DIRTY LITTLE PET SECRETS AND PRESIDENTIAL CANDIDATES
I THINK I'LL RUN FOR PRESIDENT, PREZ DIVAWoof, kids!
Dirty little secrets...now I've got your attention, huh?
Yes, I sort of have my tail all knotted up over this DLS issue. If you have ever seen my tail (watch it, this isn't TMZ), you know it would look awful in a knot. Yes, that's a different blog we will get to later.
Now, pay full attention as this is of major importance to our national security. There are questions out there that MUST be answered and pronto.
If you haven't noticed, The Democratic National Convention and Republican National Convention shizz has been all over the news. Yep, it's all about the security, the candidates, the families, the issues, the delegates, the media coverage, and (insert drum roll here) the obligatory...controversy. Yawn.
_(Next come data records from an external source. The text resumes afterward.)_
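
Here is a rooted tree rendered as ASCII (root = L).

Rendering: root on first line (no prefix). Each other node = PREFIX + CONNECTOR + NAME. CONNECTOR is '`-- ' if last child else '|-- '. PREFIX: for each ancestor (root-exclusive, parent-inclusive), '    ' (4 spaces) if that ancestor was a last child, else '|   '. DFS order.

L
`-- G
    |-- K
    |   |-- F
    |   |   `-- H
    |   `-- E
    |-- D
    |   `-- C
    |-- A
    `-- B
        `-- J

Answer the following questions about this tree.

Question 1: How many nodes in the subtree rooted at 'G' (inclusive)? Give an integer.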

Ever seen a good political anything without good old-fashioned controversy? Kids, let's just ramp this up and kick it into high gear. Controversy that is. Let's just lift the lid on a dirty little secret...the one these politicos and their stooges don't seem to want us to know.
Just exactly what kind of PETS romp and stomp around in the lives of these super-important presidenial -wannabes? You don't know now, do you? If you do, well aren't you just special and in-the-know. In my pack, we are in the dark and we need and want to see the light, so shine it on.
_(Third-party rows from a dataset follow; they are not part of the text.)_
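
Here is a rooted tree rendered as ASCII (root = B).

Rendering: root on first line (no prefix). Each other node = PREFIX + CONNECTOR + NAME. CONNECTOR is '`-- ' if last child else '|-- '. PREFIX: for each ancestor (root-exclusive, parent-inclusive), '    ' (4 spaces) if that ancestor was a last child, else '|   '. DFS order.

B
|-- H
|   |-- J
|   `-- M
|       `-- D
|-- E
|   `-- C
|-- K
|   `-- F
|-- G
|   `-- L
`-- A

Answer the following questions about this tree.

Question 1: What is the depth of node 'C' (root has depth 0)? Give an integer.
Answer: 2

Derivation:
Path from root to C: B -> E -> C
Depth = number of edges = 2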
To be blunt, we DEMAND to know. Condo-Diva-Reggie is officially calling them out...pet discrimination is alive and well. I want answers and I want them now.
To be blunt, we DEMAND to know. Condo-Diva-Reggie is officially calling them out...pet discrimination is alive and well. I want answers and I want them now.
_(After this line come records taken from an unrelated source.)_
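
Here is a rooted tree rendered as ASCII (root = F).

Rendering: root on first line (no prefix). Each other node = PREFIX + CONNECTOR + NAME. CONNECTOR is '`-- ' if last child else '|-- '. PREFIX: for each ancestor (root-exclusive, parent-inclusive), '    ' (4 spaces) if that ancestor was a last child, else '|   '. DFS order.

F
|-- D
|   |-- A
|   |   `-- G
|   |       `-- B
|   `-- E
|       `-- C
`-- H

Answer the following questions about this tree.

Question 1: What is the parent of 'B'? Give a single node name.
Scan adjacency: B appears as child of G

Answer: G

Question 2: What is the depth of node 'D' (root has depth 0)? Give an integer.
Answer: 1

Derivation:
Path from root to D: F -> D
Depth = number of edges = 1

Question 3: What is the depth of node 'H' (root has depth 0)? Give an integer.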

So, what's up? I mean, I ask you, don't these candidates have pets? Why so mum? What are you guys and gals hiding from us, huh? What is it that you don't want us to know? Just what are you ashamed of? You can RUN for president, but you CAN NOT hide your pet, indefinitely.
If these folks, Dems, Reps or Indies (my par-tay affiliation is private, sorry), feel we should elect them to rule the most powerful country in the free-world, we want full pet-disclosure. Bring on the discussions and debates on important pet issues. We must know their positions on pet treatment, are they pro or con spaying and neutering, pet immunizations, flea treatments. Do they purchase or rescue? Most especially important to discover is the preferred household treat provided and how often. I am telling you, K9's, this is just the tip of the pig ear.
That's right you mutts, if candidates are pet owners, we expect them to spill the treats, er. beans. If they are not pet owners...well, that's not even possible. Hey, if they aren't careful, we will be getting mighty cozy with the old paps and have them followed, day and night, even more than Brangelina or TomKat. Oh, it could get ugly. Uglier than ugly. Ever seen a snubbed pup? Well, you don't want to.
I suggest these candidates hop on that old debate podium and get to barking, um, talking the dog-talk (okay, pet-talk). Personally, I would imagine that any candidate worth the tin their campaign buttons are printed on would have no less than at least one Cavalier King Charles Spaniel hanging 'round home and hearth just to jazz the place up a bit.
Oh, wait, Regan had us in the White House already. Well, it's time for a return engagement, don't you think? We look especially good lounging our fur all over the Lassie Bedroom (yeah, I know it's really called something else, but I can dream) and Air Force One.